Critics of Mr Lukashenko would suggest that he is a man acting very much as if the Soviet times never really ended. On paper, Belarus is termed a "presidential republic", and as president Lukashenko has the ultimate call on matters of national import. Elections were supposed to be held last year but were cancelled. Opposition figures who organised mass protests in Minsk were arrested and jailed. Amnesty International has expressed concern about the reported disappearances of some politicians and has accused the government of harassing and intimidating those who speak out against it.
It is claimed locally that the old KGB apparatus in Minsk remains more or less intact and now operates for Lukashenko's government.

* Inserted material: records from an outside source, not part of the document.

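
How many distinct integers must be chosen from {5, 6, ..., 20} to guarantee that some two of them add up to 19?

A set avoiding the sum 19 can contain at most one of each pair {x, 19−x}, plus the 6 elements whose complement lies outside the range.
The integers 10, …, 20 (11 of them) are such a set: any two sum to at least 10+11 = 21 > 19.
Pigeonhole: any 12th integer completes one of the 5 pairs, so 12 choices force a sum of 19.

12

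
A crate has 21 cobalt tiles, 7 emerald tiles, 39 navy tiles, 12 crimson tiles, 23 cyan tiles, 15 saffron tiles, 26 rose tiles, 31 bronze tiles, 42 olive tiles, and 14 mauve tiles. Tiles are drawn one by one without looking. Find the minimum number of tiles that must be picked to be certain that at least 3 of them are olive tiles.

In the worst case for collecting olive tiles, every non-olive tile comes out first.
There are 21 + 7 + 39 + 12 + 23 + 15 + 26 + 31 + 14 = 188 non-olive tiles altogether.
After those, each further tile must be olive, so 188 + 3 = 191 draws guarantee 3 olive tiles.

191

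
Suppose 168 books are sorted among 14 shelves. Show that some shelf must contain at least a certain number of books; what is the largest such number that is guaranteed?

Pigeonhole: the 14 shelves are the holes and the 168 books are the pigeons.
If every shelf held at most 11 books, the total would be at most 14 × 11 = 154, which is less than 168.
So some shelf holds at least ⌈168/14⌉ = 12 books.

12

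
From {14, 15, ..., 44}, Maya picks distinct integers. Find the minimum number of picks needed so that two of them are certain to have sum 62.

19

Group the elements by complementary pair {x, 62−x}: {18,44}, {19,43}, {20,42}, …, giving 13 two-element pairs, the single value 31 (it cannot pair with itself since the integers are distinct), and 4 integers whose partner 62−x falls outside [14,44].
Pigeonhole: treating each of those 18 groups as a pigeonhole, one can pick one integer per group — 18 integers — with no two summing to 62.
The 19th integer lands in an occupied pair, forcing a sum of 62.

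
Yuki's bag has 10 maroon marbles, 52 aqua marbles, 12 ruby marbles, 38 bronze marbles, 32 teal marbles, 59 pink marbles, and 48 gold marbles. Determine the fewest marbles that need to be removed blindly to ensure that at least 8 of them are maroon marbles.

249

In the worst case for collecting maroon marbles, every non-maroon marble comes out first.
There are 52 + 12 + 38 + 32 + 59 + 48 = 241 non-maroon marbles altogether.
After those, each further marble must be maroon, so 241 + 8 = 249 draws guarantee 8 maroon marbles.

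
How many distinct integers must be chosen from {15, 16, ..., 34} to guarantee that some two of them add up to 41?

Two chosen integers sum to 41 exactly when both halves of some pair {x, 41−x} with 15 ≤ x ≤ 41−x ≤ 26 are chosen — 6 such pairs.
The remaining 8 elements (those with no distinct partner in range) can never complete a 41-sum, so the worst case takes all of them and one from each pair: 8 + 6 = 14.
Pigeonhole: the 15th integer has to be the second member of some pair, so 14 + 1 = 15.

15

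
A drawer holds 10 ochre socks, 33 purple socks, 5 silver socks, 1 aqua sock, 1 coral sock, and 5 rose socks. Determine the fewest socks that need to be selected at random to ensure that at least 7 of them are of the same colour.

Pigeonhole: the 6 colours are the holes; the socks drawn are the pigeons.
To avoid 7 of any one colour, the worst case takes at most 6 of each colour, or every sock of a colour that has fewer than 6.
That gives 6 + 6 + 5 + 1 + 1 + 5 = 24 socks with no colour reaching 7.
The next sock forces some colour to 7, so 24 + 1 = 25.

25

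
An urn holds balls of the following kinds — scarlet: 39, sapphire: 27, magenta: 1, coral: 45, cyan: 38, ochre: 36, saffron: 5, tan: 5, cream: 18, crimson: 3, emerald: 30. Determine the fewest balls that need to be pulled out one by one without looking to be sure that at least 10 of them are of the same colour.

78

By pigeonhole, put each drawn ball into a box by colour. The largest draw with every box below 10 takes min(count, 9) from each colour; colours with fewer than 9 contribute all they have.
Σ min(cᵢ, 9) = 9 + 9 + 1 + 9 + 9 + 9 + 5 + 5 + 9 + 3 + 9 = 77.
Draw number 77 + 1 = 78 must push one box to 10.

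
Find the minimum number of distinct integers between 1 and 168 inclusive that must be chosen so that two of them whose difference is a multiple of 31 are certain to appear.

Integers whose pairwise differences are multiples of 31 are exactly those sharing a remainder mod 31. By pigeonhole, the 31 residue classes mod 31 are the pigeonholes.
With 31 integers one could put 1 in each residue class and have no class reach 2.
The 32nd integer pushes some class to 2, so 31·1 + 1 = 32.

32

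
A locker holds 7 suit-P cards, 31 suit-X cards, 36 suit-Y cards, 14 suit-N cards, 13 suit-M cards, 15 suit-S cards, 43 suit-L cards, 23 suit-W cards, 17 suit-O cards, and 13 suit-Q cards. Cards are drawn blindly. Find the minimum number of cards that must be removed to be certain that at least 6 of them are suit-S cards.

203

In the worst case for collecting suit-S cards, every non-suit-S card comes out first.
There are 7 + 31 + 36 + 14 + 13 + 43 + 23 + 17 + 13 = 197 non-suit-S cards altogether.
After those, each further card must be suit-S, so 197 + 6 = 203 draws guarantee 6 suit-S cards.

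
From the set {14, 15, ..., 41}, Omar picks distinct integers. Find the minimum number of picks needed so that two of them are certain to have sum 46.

A set avoiding the sum 46 can contain at most one of each pair {x, 46−x}, plus the 10 elements whose complement lies outside the range or equal to its own complement.
The integers 23, …, 41 (19 of them) are such a set: any two sum to at least 23+24 = 47 > 46.
Any 20th integer completes one of the 9 pairs, so 20 choices force a sum of 46.

20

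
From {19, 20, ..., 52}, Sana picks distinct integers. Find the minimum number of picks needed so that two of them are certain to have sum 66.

Two chosen integers sum to 66 exactly when both halves of some pair {x, 66−x} with 19 ≤ x ≤ 66−x ≤ 47 are chosen — 14 such pairs.
The remaining 6 elements (those with no distinct partner in range) can never complete a 66-sum, so the worst case takes all of them and one from each pair: 6 + 14 = 20.
By pigeonhole, the 21st integer has to be the second member of some pair, so 20 + 1 = 21.

21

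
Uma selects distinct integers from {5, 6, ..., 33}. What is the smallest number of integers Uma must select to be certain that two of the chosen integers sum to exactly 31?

19

Two chosen integers sum to 31 exactly when both halves of some pair {x, 31−x} with 5 ≤ x ≤ 31−x ≤ 26 are chosen — 11 such pairs.
The remaining 7 elements (those with no distinct partner in range) can never complete a 31-sum, so the worst case takes all of them and one from each pair: 7 + 11 = 18.
Pigeonhole: the 19th integer has to be the second member of some pair, so 18 + 1 = 19.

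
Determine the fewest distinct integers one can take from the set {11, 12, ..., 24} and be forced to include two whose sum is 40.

Two chosen integers sum to 40 exactly when both halves of some pair {x, 40−x} with 16 ≤ x ≤ 40−x ≤ 24 are chosen — 4 such pairs.
The remaining 6 elements (those with no distinct partner in range) can never complete a 40-sum, so the worst case takes all of them and one from each pair: 6 + 4 = 10.
By the pigeonhole principle, the 11th integer has to be the second member of some pair, so 10 + 1 = 11.

11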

Meanwhile, the economy is pretty much shot. Belarus was traditionally a strong agricultural centre, but the fall-out from the Chernobyl accident in neighbouring Ukraine put paid to much of its prime farming country. It still exports tractors, but that's about the size of it.
In Minsk, then, everyday life now seems to be a dreary monotony of scrimping and scraping and the equations of home economics just don't work out. The average monthly salary is around $30, but supermarket goods seems no cheaper than they are here. The currency, the Belorusian rublei, is all but gone to God. A couple of decimal points were knocked off in an impromptu devaluation last year but most of the notes are still worth little. You see them blowing around with the trash in the breezy walkways beneath the gaunt tower blocks.
Grow vegetables
Under the old regime, most workers received small apartments, so at least there is no rent to pay. Some were granted woodland dachas too and these are generally used to grow vegetables. People manage to eat, but little else.
One woman told me that going out for a drink was now an annual event. By way of small consolation, the local chocolate is excellent and this is a ferociously sweet-toothed country.
You can understand that there may be some truth in Lukashenko's words that the Soviet past does indeed glow seductively in the collective memory.
Minsk was always the most loyal of allies to Moscow and was subsequently well looked after. There was never a shortage of work in the enormous state factories concentrated around the city.
It was at one of these factories that a young American defector began working in December of 1959. Lee Harvey Oswald was employed as a "regulator first-class" (which translates as unskilled metal worker) in a plant that made radios and TVs, but an initial enthusiasm for his duties quickly waned.
He felt that the 15 worker-motivation meetings a month and the compulsory daily gym sessions were a bit much.
Comrades in Cuba
Oswald would eat at the fried-cabbage stands on the cold side-streets of the city and be appalled that his new workmates were seemingly unconcerned about the struggle of their comrades in Cuba. He'd sit in his small apartment and listen to Tchaikovsky on the phonograph, the soft strings competing with the whining gales that come off the Minsk river in the icy winters. He fell in love with Marina Pusakova and they married two weeks after the Bay of Pigs, on the very day that Fidel Castro was awarded the Lenin Peace Prize. By the middle of 1962, they had transplanted themselves to Dallas, Texas, where Lee heard about a job going at the School Book Depository.
Oswald's time in Minsk is recreated beautifully in Don Delillo's novel Libra, but the evocative city the American writer describes has in the meantime been stripped of its spice and enigma and is now just the struggling capital of a country that is fast becoming a pariah state. Lately, Lukashenko has been urging a reunification with Russia and the motherland is smiling flirtily at his advances. If it comes about, this reunification may seem for some a return to a more certain and idyllic era, even if the idyll never truly existed.